Los Austin era para contarlos. De techos rojos o blancos, sabías el día en que estabas, la firmeza de su pasajero delante y los tres detrás. Eran tan estrechos como el margen de aire que dejas en una pasta de dientes.
“Cuente los Austin” era un grito de guerra, como si esos roedores establecieran una especie de raya para que los flautistas de Hammelín también se mostraran.
Mientras nos entreteníamos en contarlos, otros monstruos se desplazaban a babor. Los Impalas, los Chevrolets, los jeepes con sus muertos, las perreras de los Cascos Negros, toda una flota que chocaba entre la sangre de los Sesenta y el MTV de los Ochenta, con el arribo de las flotas japonesas y coreanas con las que las nuevas clases medias mostraron el encanto de compartir en familia. “Compartir”, qué palabra tan hermosa de cara al último viraje del siglo XX.

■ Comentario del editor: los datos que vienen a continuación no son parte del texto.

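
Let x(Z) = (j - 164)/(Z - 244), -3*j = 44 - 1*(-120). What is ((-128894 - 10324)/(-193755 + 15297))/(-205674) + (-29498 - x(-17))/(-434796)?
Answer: 5887017290447999/86776119638581149 ≈ 0.067841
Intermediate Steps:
j = -164/3 (j = -(44 - 1*(-120))/3 = -(44 + 120)/3 = -⅓*164 = -164/3 ≈ -54.667)
x(Z) = -656/(3*(-244 + Z)) (x(Z) = (-164/3 - 164)/(Z - 244) = -656/(3*(-244 + Z)))
((-128894 - 10324)/(-193755 + 15297))/(-205674) + (-29498 - x(-17))/(-434796) = ((-128894 - 10324)/(-193755 + 15297))/(-205674) + (-29498 - (-656)/(-732 + 3*(-17)))/(-434796) = -139218/(-178458)*(-1/205674) + (-29498 - (-656)/(-732 - 51))*(-1/434796) = -139218*(-1/178458)*(-1/205674) + (-29498 - (-656)/(-783))*(-1/434796) = (23203/29743)*(-1/205674) + (-29498 - (-656)*(-1)/783)*(-1/434796) = -23203/6117361782 + (-29498 - 1*656/783)*(-1/434796) = -23203/6117361782 + (-29498 - 656/783)*(-1/434796) = -23203/6117361782 - 23097590/783*(-1/434796) = -23203/6117361782 + 11548795/170222634 = 5887017290447999/86776119638581149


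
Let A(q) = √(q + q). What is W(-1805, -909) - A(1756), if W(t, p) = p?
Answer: -909 - 2*√878 ≈ -968.26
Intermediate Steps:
A(q) = √2*√q (A(q) = √(2*q) = √2*√q)
W(-1805, -909) - A(1756) = -909 - √2*√1756 = -909 - √2*2*√439 = -909 - 2*√878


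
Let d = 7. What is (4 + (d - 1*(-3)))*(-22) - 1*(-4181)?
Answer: 3873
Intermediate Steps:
(4 + (d - 1*(-3)))*(-22) - 1*(-4181) = (4 + (7 - 1*(-3)))*(-22) - 1*(-4181) = (4 + (7 + 3))*(-22) + 4181 = (4 + 10)*(-22) + 4181 = 14*(-22) + 4181 = -308 + 4181 = 3873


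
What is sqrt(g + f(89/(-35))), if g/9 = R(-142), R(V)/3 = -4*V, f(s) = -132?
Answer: 2*sqrt(3801) ≈ 123.30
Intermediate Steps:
R(V) = -12*V (R(V) = 3*(-4*V) = -12*V)
g = 15336 (g = 9*(-12*(-142)) = 9*1704 = 15336)
sqrt(g + f(89/(-35))) = sqrt(15336 - 132) = sqrt(15204) = 2*sqrt(3801)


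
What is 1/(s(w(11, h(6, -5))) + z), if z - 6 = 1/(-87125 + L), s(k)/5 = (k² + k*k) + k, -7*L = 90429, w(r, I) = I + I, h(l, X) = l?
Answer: 700304/1054657817 ≈ 0.00066401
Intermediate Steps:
w(r, I) = 2*I
L = -90429/7 (L = -⅐*90429 = -90429/7 ≈ -12918.)
s(k) = 5*k + 10*k² (s(k) = 5*((k² + k*k) + k) = 5*((k² + k²) + k) = 5*(2*k² + k) = 5*(k + 2*k²) = 5*k + 10*k²)
z = 4201817/700304 (z = 6 + 1/(-87125 - 90429/7) = 6 + 1/(-700304/7) = 6 - 7/700304 = 4201817/700304 ≈ 6.0000)
1/(s(w(11, h(6, -5))) + z) = 1/(5*(2*6)*(1 + 2*(2*6)) + 4201817/700304) = 1/(5*12*(1 + 2*12) + 4201817/700304) = 1/(5*12*(1 + 24) + 4201817/700304) = 1/(5*12*25 + 4201817/700304) = 1/(1500 + 4201817/700304) = 1/(1054657817/700304) = 700304/1054657817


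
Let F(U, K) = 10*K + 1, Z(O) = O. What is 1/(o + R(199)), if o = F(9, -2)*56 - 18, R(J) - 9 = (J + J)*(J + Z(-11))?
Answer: 1/73751 ≈ 1.3559e-5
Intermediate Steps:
F(U, K) = 1 + 10*K
R(J) = 9 + 2*J*(-11 + J) (R(J) = 9 + (J + J)*(J - 11) = 9 + (2*J)*(-11 + J) = 9 + 2*J*(-11 + J))
o = -1082 (o = (1 + 10*(-2))*56 - 18 = (1 - 20)*56 - 18 = -19*56 - 18 = -1064 - 18 = -1082)
1/(o + R(199)) = 1/(-1082 + (9 - 22*199 + 2*199²)) = 1/(-1082 + (9 - 4378 + 2*39601)) = 1/(-1082 + (9 - 4378 + 79202)) = 1/(-1082 + 74833) = 1/73751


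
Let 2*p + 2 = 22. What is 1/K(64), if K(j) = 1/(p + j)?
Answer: 74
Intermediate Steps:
p = 10 (p = -1 + (½)*22 = -1 + 11 = 10)
K(j) = 1/(10 + j)
1/K(64) = 1/(1/(10 + 64)) = 1/(1/74) = 74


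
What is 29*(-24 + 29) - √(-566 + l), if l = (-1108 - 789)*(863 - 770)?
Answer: 145 - I*√176987 ≈ 145.0 - 420.7*I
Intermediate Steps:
l = -176421 (l = -1897*93 = -176421)
29*(-24 + 29) - √(-566 + l) = 29*(-24 + 29) - √(-566 - 176421) = 29*5 - √(-176987) = 145 - I*√176987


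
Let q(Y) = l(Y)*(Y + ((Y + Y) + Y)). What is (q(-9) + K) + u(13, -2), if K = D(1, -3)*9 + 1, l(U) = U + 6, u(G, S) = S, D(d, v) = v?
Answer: 80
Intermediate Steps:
l(U) = 6 + U
q(Y) = 4*Y*(6 + Y) (q(Y) = (6 + Y)*(Y + ((Y + Y) + Y)) = (6 + Y)*(Y + (2*Y + Y)) = (6 + Y)*(Y + 3*Y) = (6 + Y)*(4*Y) = 4*Y*(6 + Y))
K = -26 (K = -3*9 + 1 = -27 + 1 = -26)
(q(-9) + K) + u(13, -2) = (4*(-9)*(6 - 9) - 26) - 2 = (4*(-9)*(-3) - 26) - 2 = (108 - 26) - 2 = 82 - 2 = 80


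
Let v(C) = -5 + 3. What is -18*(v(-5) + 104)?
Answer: -1836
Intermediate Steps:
v(C) = -2
-18*(v(-5) + 104) = -18*(-2 + 104) = -18*102 = -1836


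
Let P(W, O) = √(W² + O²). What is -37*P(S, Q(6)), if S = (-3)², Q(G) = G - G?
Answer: -333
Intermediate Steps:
Q(G) = 0
S = 9
P(W, O) = √(O² + W²)
-37*P(S, Q(6)) = -37*√(0² + 9²) = -37*√(0 + 81) = -37*√81 = -37*9 = -333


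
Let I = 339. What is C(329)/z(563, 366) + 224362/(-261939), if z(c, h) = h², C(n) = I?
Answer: -3329537639/3898700076 ≈ -0.85401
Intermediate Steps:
C(n) = 339
C(329)/z(563, 366) + 224362/(-261939) = 339/(366²) + 224362/(-261939) = 339/133956 + 224362*(-1/261939) = 339*(1/133956) - 224362/261939 = 113/44652 - 224362/261939 = -3329537639/3898700076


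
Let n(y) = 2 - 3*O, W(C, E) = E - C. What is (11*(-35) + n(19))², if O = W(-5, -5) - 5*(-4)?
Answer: 196249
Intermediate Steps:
O = 20 (O = (-5 - 1*(-5)) - 5*(-4) = (-5 + 5) + 20 = 0 + 20 = 20)
n(y) = -58 (n(y) = 2 - 3*20 = 2 - 60 = -58)
(11*(-35) + n(19))² = (11*(-35) - 58)² = (-385 - 58)² = (-443)² = 196249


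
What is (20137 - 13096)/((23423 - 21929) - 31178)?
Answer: -7041/29684 ≈ -0.23720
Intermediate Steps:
(20137 - 13096)/((23423 - 21929) - 31178) = 7041/(1494 - 31178) = 7041/(-29684) = 7041*(-1/29684) = -7041/29684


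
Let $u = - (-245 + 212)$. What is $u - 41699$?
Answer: $-41666$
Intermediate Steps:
$u = 33$ ($u = \left(-1\right) \left(-33\right) = 33$)
$u - 41699 = 33 - 41699 = -41666$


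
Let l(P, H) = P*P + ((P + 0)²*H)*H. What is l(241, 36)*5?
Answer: 376655285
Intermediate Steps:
l(P, H) = P² + H²*P² (l(P, H) = P² + (P²*H)*H = P² + (H*P²)*H = P² + H²*P²)
l(241, 36)*5 = (241²*(1 + 36²))*5 = (58081*(1 + 1296))*5 = (58081*1297)*5 = 75331057*5 = 376655285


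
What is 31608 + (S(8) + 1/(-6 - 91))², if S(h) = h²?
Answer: 335926521/9409 ≈ 35703.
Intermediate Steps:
31608 + (S(8) + 1/(-6 - 91))² = 31608 + (8² + 1/(-6 - 91))² = 31608 + (64 + 1/(-97))² = 31608 + (64 - 1/97)² = 31608 + (6207/97)² = 31608 + 38526849/9409 = 335926521/9409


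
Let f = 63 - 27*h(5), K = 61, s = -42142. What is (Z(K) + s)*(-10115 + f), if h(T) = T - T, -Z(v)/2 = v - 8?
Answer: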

El turquís de los Toyotas Corollas, las modernas líneas de los Nissan y Mitsubishis para la nueva y boyante clase chopa. Al arrimarnos a las costas de un nuevo siglo, Polígono Central y tapones, torres y ascensores conduciéndote a la misma cocina, Kías y Hyundais Sonatas con Uber a la cabeza, fueron los nuevos nombres tatuados en un Santo Domingo cada vez más gris, tóxico, donde Jochy Santos y comparsa, donde los gobiernos de la mañana, tarde, noche y madrugada nos adoctrinaban en el arte de los ladridos, las mordidas, el millón de razones de Don Álvaro o de Medina, el mantra yo-me-hice-a-mí-mismo de los monjes Alofókikos en cada gota del día radial, martillándote el cerebro, como si Chuky y el loco aquel de la Naranja Mecánica sólo fuesen Boys Scouts para tipificar como “simpática” la tarde, de este plasma con sus 800 emisiones en tiempos definitiva y metálicamente grises. Y con tremendo calor. Y con este que aire que no da. Y sí, Luis Terror, ya yo me voy, no estaré en casa. Se fue.